Dura due anni dalla consegna delle opere. Il committente deve presentare denuncia entro 60 giorni dalla scoperta del vizio. Tale termine non coincide però con quello in cui il committente si accorge che esiste qualcosa che non va. Parte anzi dal momento in cui si ha una qualche certezza che la colpa e dell’appaltatore , magari dopo una perizia eseguita da un tecnico. Se poi l’appaltatore ha agito per nascondere il vizio, o lo ha ammesso (anche affermando di non essere lui il responsabile), non si ha più bisogno di denunciarlo entro due mesi.
Garanzia decennale.
Funziona quando l’opera “per vizio del suolo o per difetto della costruzione rovina in tutto o in parte, ovvero presenta evidente pericolo di rovina o gravi difetti” (art. 1669 del codice civile).

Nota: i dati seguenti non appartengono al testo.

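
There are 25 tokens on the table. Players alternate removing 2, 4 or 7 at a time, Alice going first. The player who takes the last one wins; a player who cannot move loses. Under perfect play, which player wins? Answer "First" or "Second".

Positions where the player to move wins (W) vs loses (L):
i:   0  1  2  3  4  5  6  7  8  9 10 11 12 13 14 15 16 17 18 19 20 21 22 23 24 25
     L  L  W  W  W  W  L  W  W  L  W  W  L  W  W  L  W  W  L  W  W  L  W  W  L  W
Position 25 is W, so the first player wins.

First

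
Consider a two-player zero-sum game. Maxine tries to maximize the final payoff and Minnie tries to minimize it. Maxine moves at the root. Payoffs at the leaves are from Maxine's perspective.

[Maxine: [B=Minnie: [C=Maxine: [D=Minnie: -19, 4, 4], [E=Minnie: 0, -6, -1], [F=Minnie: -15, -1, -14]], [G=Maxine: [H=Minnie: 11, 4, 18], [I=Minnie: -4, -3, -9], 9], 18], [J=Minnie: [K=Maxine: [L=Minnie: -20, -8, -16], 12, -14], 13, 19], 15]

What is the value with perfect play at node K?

L: min(-20, -8, -16) = -20
K: max(-20, 12, -14) = 12

12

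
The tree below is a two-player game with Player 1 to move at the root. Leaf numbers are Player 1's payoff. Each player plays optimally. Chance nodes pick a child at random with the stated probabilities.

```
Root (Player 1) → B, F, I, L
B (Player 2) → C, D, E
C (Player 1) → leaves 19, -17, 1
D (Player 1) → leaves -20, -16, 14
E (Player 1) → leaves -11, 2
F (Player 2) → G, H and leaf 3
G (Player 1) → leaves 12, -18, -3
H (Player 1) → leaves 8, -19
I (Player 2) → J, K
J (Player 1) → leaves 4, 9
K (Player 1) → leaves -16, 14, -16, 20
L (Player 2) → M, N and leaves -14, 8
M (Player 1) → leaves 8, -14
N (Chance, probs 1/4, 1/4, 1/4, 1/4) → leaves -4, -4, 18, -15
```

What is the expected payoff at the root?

9

C (Player 1): max(19, -17, 1) = 19
D (Player 1): max(-20, -16, 14) = 14
E (Player 1): max(-11, 2) = 2
B (Player 2): min(19, 14, 2) = 2
G (Player 1): max(12, -18, -3) = 12
H (Player 1): max(8, -19) = 8
F (Player 2): min(12, 8, 3) = 3
J (Player 1): max(4, 9) = 9
K (Player 1): max(-16, 14, -16, 20) = 20
I (Player 2): min(9, 20) = 9
M (Player 1): max(8, -14) = 8
N (Chance): 1/4·-4 + 1/4·-4 + 1/4·18 + 1/4·-15 = -1.25
L (Player 2): min(8, -1.25, -14, 8) = -14
Root (Player 1): max(2, 3, 9, -14) = 9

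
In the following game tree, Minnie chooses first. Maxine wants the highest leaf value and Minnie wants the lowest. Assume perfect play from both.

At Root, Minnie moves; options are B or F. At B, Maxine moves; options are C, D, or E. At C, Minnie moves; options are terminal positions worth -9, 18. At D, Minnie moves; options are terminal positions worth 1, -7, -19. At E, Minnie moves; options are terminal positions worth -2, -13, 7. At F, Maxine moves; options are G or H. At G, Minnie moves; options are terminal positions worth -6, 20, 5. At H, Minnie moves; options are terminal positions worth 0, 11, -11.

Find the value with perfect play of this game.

-9

C (Minnie): min(-9, 18) = -9
D (Minnie): min(1, -7, -19) = -19
E (Minnie): min(-2, -13, 7) = -13
B (Maxine): max(-9, -19, -13) = -9
G (Minnie): min(-6, 20, 5) = -6
H (Minnie): min(0, 11, -11) = -11
F (Maxine): max(-6, -11) = -6
Root (Minnie): min(-9, -6) = -9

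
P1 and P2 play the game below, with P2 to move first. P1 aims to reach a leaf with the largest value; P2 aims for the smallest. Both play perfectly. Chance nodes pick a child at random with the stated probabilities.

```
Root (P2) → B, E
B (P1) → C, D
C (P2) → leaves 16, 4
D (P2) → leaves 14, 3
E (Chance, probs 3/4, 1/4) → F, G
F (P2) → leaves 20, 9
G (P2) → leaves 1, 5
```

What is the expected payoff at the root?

C (P2): min(16, 4) = 4
D (P2): min(14, 3) = 3
B (P1): max(4, 3) = 4
F (P2): min(20, 9) = 9
G (P2): min(1, 5) = 1
E (Chance): 3/4·9 + 1/4·1 = 7
Root (P2): min(4, 7) = 4

4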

Per i giudici, vanno compresi nel concetto di "gravi difetti" anche quelli che, pur non compromettendo la statica del fabbricato, limitano in modo grave la funzione cui esso è destinato. Per esempio, le infiltrazioni d’acqua causate da insufficiente impermeabilizzazione.
Oltre alla garanzia, portata da due a dieci anni, viene prorogato anche, da due mesi a un anno il termine per la denuncia (da presentare, sempre, solo dopo che si ha la sicurezza delle responsabilità dell’impresa).
Dopo la denuncia si ha un anno di tempo per intraprendere un’azione legale. Entro i 12 mesi, se si invia un’ulteriore raccomandata, si avrà un ulteriore periodo, di pari durata.
Rimedi e risarcimenti.
Il cliente dell’impresa ha due possibilità. La prima è pretendere l'eliminazione del vizio, oltre ai danni. La seconda è chiedere la riduzione del prezzo da pagare o pagato e il risarcimento degli eventuali danni. La scelta se preferire l’uno o l’altro rimedio va in genere fatta una volta per tutte. Si può pretendere che sia la stessa impresa a riparare al mal fatto. Più spesso si cercherà di ottenere un’autorizzazione dal Giudice per fare eseguire i lavori ad altri, naturalmente a spese dell’impresa che ha sbagliato.
Una possibilità estrema è quella della risoluzione del contratto, con la restituzione di quanto si è pagato. E’ una scelta imboccabile solo in casi particolarissimi: quando, cioè, , siano stati eseguiti lavori del tutto inutili e non previsti, che rendano l'opera vizi così gravi da renderla inadatta al suo scopo.
Secondo la Cassazione (sentenza n. 9239/2000) la domanda di risoluzione del contratto può essere presentata in unico giudizio con in subordine la domanda per riduzione del prezzo oppure quella per l’eliminazione dei vizi. In tal caso, infatti, non è necessario scegliere sin da subito quale sia il rimedio richiesto.